Report to the Board from the Committee on Development Effectiveness

The Committee on Development Effectiveness met to consider the Independent Evaluation Group (IEG) evaluation World Bank Support to Jobs and Labor Market Reform through International Development Association Financing: A First-Stage Evaluation and the draft management response.

The committee welcomed the report and noted that, while limited in scope, IEG’s first-stage early assessment of World Bank support to the jobs and labor market through International Development Association (IDA) financing provided a timely narrative and helpful inputs to inform the upcoming Mid-Term Review of the 20th Replenishment of IDA (IDA20) slated for December 6–8, 2023. Members welcomed IEG’s findings, noting that IDA support has helped address significant knowledge gaps, that jobs interventions were also well designed and relevant to the jobs objectives, and that IDA policy commitments adapted well to reflect learning from jobs diagnostics that have contributed to a better articulation of jobs-related objectives in Country Partnership Frameworks and operational work. From IEG’s findings, members also noted that performance ratings of closed projects were slightly better than those of the rest of the IDA portfolio; that integrating supply- and demand-side interventions—as recommended by jobs diagnostics and IDA Strategy—has proven challenging; that the IDA jobs strategy’s promise of improved results measurement has yet to be fulfilled; and that IEG can say little about jobs outcomes of IDA-financed interventions.
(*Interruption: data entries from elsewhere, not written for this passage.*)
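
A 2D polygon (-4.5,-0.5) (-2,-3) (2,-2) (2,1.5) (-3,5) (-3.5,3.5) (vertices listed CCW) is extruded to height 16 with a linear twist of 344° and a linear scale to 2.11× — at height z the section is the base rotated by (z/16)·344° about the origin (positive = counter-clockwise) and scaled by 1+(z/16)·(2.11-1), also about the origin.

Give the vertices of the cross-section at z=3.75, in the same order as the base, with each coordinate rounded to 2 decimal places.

t = z/height = 3.75/16 = 0.234375
s = 1 + (scale-1)·z/height = 1 + (2.11-1)·3.75/16 = 1.260156
θ = twist·z/height = 344°·3.75/16 = 80.6250° = 1.407172 rad
cos θ = 0.162895, sin θ = 0.986643 (intermediates below are computed at full precision and shown rounded to 5 d.p.)
v1: (-4.5,-0.5) → rotate → (-0.23971,-4.52134) → ×s → (-0.30207,-5.69760) → (-0.30,-5.70)
v2: (-2,-3) → rotate → (2.63414,-2.46197) → ×s → (3.31943,-3.10247) → (3.32,-3.10)
v3: (2,-2) → rotate → (2.29908,1.64750) → ×s → (2.89720,2.07610) → (2.90,2.08)
v4: (2,1.5) → rotate → (-1.15417,2.21763) → ×s → (-1.45444,2.79456) → (-1.45,2.79)
v5: (-3,5) → rotate → (-5.42190,-2.14545) → ×s → (-6.83245,-2.70361) → (-6.83,-2.70)
v6: (-3.5,3.5) → rotate → (-4.02339,-2.88312) → ×s → (-5.07009,-3.63318) → (-5.07,-3.63)

Cross-section at z=3.75: (-0.30,-5.70) (3.32,-3.10) (2.90,2.08) (-1.45,2.79) (-6.83,-2.70) (-5.07,-3.63)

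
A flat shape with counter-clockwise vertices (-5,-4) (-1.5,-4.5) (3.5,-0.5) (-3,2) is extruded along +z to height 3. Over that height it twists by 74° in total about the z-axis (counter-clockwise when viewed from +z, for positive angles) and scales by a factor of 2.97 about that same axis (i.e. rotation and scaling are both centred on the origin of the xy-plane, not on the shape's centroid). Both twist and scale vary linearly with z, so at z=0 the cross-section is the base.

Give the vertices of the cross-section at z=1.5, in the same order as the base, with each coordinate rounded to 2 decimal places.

Cross-section at z=1.5: (-3.15,-12.31) (3.00,-8.93) (6.15,3.39) (-7.15,-0.41)

t = z/height = 1.5/3 = 0.5
s = 1 + (scale-1)·z/height = 1 + (2.97-1)·1.5/3 = 1.985000
θ = twist·z/height = 74°·1.5/3 = 37.0000° = 0.645772 rad
cos θ = 0.798636, sin θ = 0.601815 (intermediates below are computed at full precision and shown rounded to 5 d.p.)
v1: (-5,-4) → rotate → (-1.58592,-6.20362) → ×s → (-3.14805,-12.31418) → (-3.15,-12.31)
v2: (-1.5,-4.5) → rotate → (1.51021,-4.49658) → ×s → (2.99778,-8.92572) → (3.00,-8.93)
v3: (3.5,-0.5) → rotate → (3.09613,1.70703) → ×s → (6.14582,3.38846) → (6.15,3.39)
v4: (-3,2) → rotate → (-3.59954,-0.20817) → ×s → (-7.14508,-0.41323) → (-7.15,-0.41)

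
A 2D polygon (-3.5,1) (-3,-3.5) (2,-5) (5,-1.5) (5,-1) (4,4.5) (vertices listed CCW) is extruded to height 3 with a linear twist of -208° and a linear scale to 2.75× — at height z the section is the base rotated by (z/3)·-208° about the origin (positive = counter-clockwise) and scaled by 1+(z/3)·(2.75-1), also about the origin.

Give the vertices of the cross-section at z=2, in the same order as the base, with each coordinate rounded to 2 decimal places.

t = z/height = 2/3 = 0.666667
s = 1 + (scale-1)·z/height = 1 + (2.75-1)·2/3 = 2.166667
θ = twist·z/height = -208°·2/3 = -138.6667° = -2.420190 rad
cos θ = -0.750880, sin θ = -0.660439 (intermediates below are computed at full precision and shown rounded to 5 d.p.)
v1: (-3.5,1) → rotate → (3.28852,1.56066) → ×s → (7.12512,3.38142) → (7.13,3.38)
v2: (-3,-3.5) → rotate → (-0.05890,4.60940) → ×s → (-0.12761,9.98702) → (-0.13,9.99)
v3: (2,-5) → rotate → (-4.80395,2.43352) → ×s → (-10.40857,5.27263) → (-10.41,5.27)
v4: (5,-1.5) → rotate → (-4.74506,-2.17587) → ×s → (-10.28096,-4.71439) → (-10.28,-4.71)
v5: (5,-1) → rotate → (-4.41484,-2.55131) → ×s → (-9.56548,-5.52785) → (-9.57,-5.53)
v6: (4,4.5) → rotate → (-0.03155,-6.02071) → ×s → (-0.06835,-13.04488) → (-0.07,-13.04)

Cross-section at z=2: (7.13,3.38) (-0.13,9.99) (-10.41,5.27) (-10.28,-4.71) (-9.57,-5.53) (-0.07,-13.04)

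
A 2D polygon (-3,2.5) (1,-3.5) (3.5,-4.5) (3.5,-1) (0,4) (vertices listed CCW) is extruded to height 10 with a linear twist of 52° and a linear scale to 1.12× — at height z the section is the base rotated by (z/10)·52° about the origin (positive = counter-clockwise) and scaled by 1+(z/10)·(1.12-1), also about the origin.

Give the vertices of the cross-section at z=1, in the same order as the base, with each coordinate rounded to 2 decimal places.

Cross-section at z=1: (-3.25,2.24) (1.33,-3.44) (3.94,-4.21) (3.62,-0.69) (-0.37,4.03)

t = z/height = 1/10 = 0.1
s = 1 + (scale-1)·z/height = 1 + (1.12-1)·1/10 = 1.012000
θ = twist·z/height = 52°·1/10 = 5.2000° = 0.090757 rad
cos θ = 0.995884, sin θ = 0.090633 (intermediates below are computed at full precision and shown rounded to 5 d.p.)
v1: (-3,2.5) → rotate → (-3.21423,2.21781) → ×s → (-3.25281,2.24443) → (-3.25,2.24)
v2: (1,-3.5) → rotate → (1.31310,-3.39496) → ×s → (1.32886,-3.43570) → (1.33,-3.44)
v3: (3.5,-4.5) → rotate → (3.89344,-4.16427) → ×s → (3.94016,-4.21424) → (3.94,-4.21)
v4: (3.5,-1) → rotate → (3.57623,-0.67867) → ×s → (3.61914,-0.68681) → (3.62,-0.69)
v5: (0,4) → rotate → (-0.36253,3.98354) → ×s → (-0.36688,4.03134) → (-0.37,4.03)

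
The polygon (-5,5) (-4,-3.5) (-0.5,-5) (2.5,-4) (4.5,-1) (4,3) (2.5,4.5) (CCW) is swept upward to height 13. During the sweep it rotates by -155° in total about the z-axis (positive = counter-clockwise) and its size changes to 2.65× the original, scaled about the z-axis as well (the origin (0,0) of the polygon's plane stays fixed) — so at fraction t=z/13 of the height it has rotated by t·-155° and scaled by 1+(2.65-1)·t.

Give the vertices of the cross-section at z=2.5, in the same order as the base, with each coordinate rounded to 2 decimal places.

t = z/height = 2.5/13 = 0.192308
s = 1 + (scale-1)·z/height = 1 + (2.65-1)·2.5/13 = 1.317308
θ = twist·z/height = -155°·2.5/13 = -29.8077° = -0.520242 rad
cos θ = 0.867699, sin θ = -0.497090 (intermediates below are computed at full precision and shown rounded to 5 d.p.)
v1: (-5,5) → rotate → (-1.85304,6.82395) → ×s → (-2.44103,8.98924) → (-2.44,8.99)
v2: (-4,-3.5) → rotate → (-5.21061,-1.04858) → ×s → (-6.86398,-1.38131) → (-6.86,-1.38)
v3: (-0.5,-5) → rotate → (-2.91930,-4.08995) → ×s → (-3.84562,-5.38772) → (-3.85,-5.39)
v4: (2.5,-4) → rotate → (0.18088,-4.71352) → ×s → (0.23828,-6.20916) → (0.24,-6.21)
v5: (4.5,-1) → rotate → (3.40755,-3.10461) → ×s → (4.48880,-4.08972) → (4.49,-4.09)
v6: (4,3) → rotate → (4.96207,0.61473) → ×s → (6.53657,0.80979) → (6.54,0.81)
v7: (2.5,4.5) → rotate → (4.40615,2.66192) → ×s → (5.80426,3.50657) → (5.80,3.51)

Cross-section at z=2.5: (-2.44,8.99) (-6.86,-1.38) (-3.85,-5.39) (0.24,-6.21) (4.49,-4.09) (6.54,0.81) (5.80,3.51)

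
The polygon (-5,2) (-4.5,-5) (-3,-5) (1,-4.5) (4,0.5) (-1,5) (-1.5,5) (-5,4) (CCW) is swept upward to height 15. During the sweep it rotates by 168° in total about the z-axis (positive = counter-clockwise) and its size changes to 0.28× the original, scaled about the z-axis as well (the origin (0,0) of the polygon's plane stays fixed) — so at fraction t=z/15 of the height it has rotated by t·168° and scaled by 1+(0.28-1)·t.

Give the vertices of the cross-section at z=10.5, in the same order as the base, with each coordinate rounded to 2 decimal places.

Cross-section at z=10.5: (0.27,-2.66) (3.23,-0.83) (2.89,-0.17) (1.75,1.47) (-1.14,1.64) (-1.97,-1.59) (-1.85,-1.81) (-0.61,-3.12)

t = z/height = 10.5/15 = 0.7
s = 1 + (scale-1)·z/height = 1 + (0.28-1)·10.5/15 = 0.496000
θ = twist·z/height = 168°·10.5/15 = 117.6000° = 2.052507 rad
cos θ = -0.463296, sin θ = 0.886204 (intermediates below are computed at full precision and shown rounded to 5 d.p.)
v1: (-5,2) → rotate → (0.54407,-5.35761) → ×s → (0.26986,-2.65737) → (0.27,-2.66)
v2: (-4.5,-5) → rotate → (6.51585,-1.67144) → ×s → (3.23186,-0.82903) → (3.23,-0.83)
v3: (-3,-5) → rotate → (5.82091,-0.34213) → ×s → (2.88717,-0.16970) → (2.89,-0.17)
v4: (1,-4.5) → rotate → (3.52462,2.97104) → ×s → (1.74821,1.47363) → (1.75,1.47)
v5: (4,0.5) → rotate → (-2.29629,3.31317) → ×s → (-1.13896,1.64333) → (-1.14,1.64)
v6: (-1,5) → rotate → (-3.96772,-3.20268) → ×s → (-1.96799,-1.58853) → (-1.97,-1.59)
v7: (-1.5,5) → rotate → (-3.73607,-3.64579) → ×s → (-1.85309,-1.80831) → (-1.85,-1.81)
v8: (-5,4) → rotate → (-1.22833,-6.28420) → ×s → (-0.60925,-3.11696) → (-0.61,-3.12)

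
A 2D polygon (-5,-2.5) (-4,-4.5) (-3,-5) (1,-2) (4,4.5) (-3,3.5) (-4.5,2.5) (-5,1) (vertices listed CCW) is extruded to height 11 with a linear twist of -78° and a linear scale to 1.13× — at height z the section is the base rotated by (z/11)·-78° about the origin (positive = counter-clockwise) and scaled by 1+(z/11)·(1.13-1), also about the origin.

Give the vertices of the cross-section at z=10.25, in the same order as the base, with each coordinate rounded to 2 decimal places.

t = z/height = 10.25/11 = 0.931818
s = 1 + (scale-1)·z/height = 1 + (1.13-1)·10.25/11 = 1.121136
θ = twist·z/height = -78°·10.25/11 = -72.6818° = -1.268537 rad
cos θ = 0.297678, sin θ = -0.954666 (intermediates below are computed at full precision and shown rounded to 5 d.p.)
v1: (-5,-2.5) → rotate → (-3.87506,4.02914) → ×s → (-4.34447,4.51721) → (-4.34,4.52)
v2: (-4,-4.5) → rotate → (-5.48671,2.47912) → ×s → (-6.15135,2.77943) → (-6.15,2.78)
v3: (-3,-5) → rotate → (-5.66637,1.37561) → ×s → (-6.35277,1.54225) → (-6.35,1.54)
v4: (1,-2) → rotate → (-1.61165,-1.55002) → ×s → (-1.80688,-1.73779) → (-1.81,-1.74)
v5: (4,4.5) → rotate → (5.48671,-2.47912) → ×s → (6.15135,-2.77943) → (6.15,-2.78)
v6: (-3,3.5) → rotate → (2.44830,3.90587) → ×s → (2.74488,4.37901) → (2.74,4.38)
v7: (-4.5,2.5) → rotate → (1.04712,5.04019) → ×s → (1.17396,5.65074) → (1.17,5.65)
v8: (-5,1) → rotate → (-0.53372,5.07101) → ×s → (-0.59838,5.68529) → (-0.60,5.69)

Cross-section at z=10.25: (-4.34,4.52) (-6.15,2.78) (-6.35,1.54) (-1.81,-1.74) (6.15,-2.78) (2.74,4.38) (1.17,5.65) (-0.60,5.69)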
Members commended management’s preparedness to address the challenges identified by the evaluation and the commitment to enhance support for job creation in IDA countries. They noted their agreement with IEG’s recommendations aimed at strengthening measurement of IDA’s contribution to the jobs agenda given the identified weaknesses in the results framework, which largely track outputs rather than outcomes. They expressed concerns regarding the inadequate measurement of results and limitations in data availability and welcomed the World Bank’s response to this including efforts to enhance support for countries’ statistical systems in building capacity to strengthen data coverage and quality to effectively measure jobs and labor market outcomes. They also encouraged management to work closely with development partners in this regard.

Given that the adoption of jobs-related objectives in IDA17 was largely motivated by the view that rising inequality was undermining progress in poverty reduction and other Sustainable Development Goals, and considering that extreme poverty and inequality remain widespread, members highlighted the importance of systematically leveraging jobs diagnostics to inform IDA’s interventions on job creation, and appreciated management’s response to addressing this issue including through efforts to capture direct job creation in the new Corporate Scorecard. In addition, they urged management to enhance incentives underlying the results frameworks as part of the ongoing work on outcome orientation and on the Corporate Scorecard and to give greater attention to country statistical capacity to improve the quality of data needed to estimate labor market developments and to inform related policy. They expressed support for management’s plan to rename the World Bank’s detailed analysis of a country’s economic developments, prospects, and policy agenda from Country Economic Memorandum to Country Growth and Jobs Report, to strengthen the link between jobs diagnostics and country-level operations.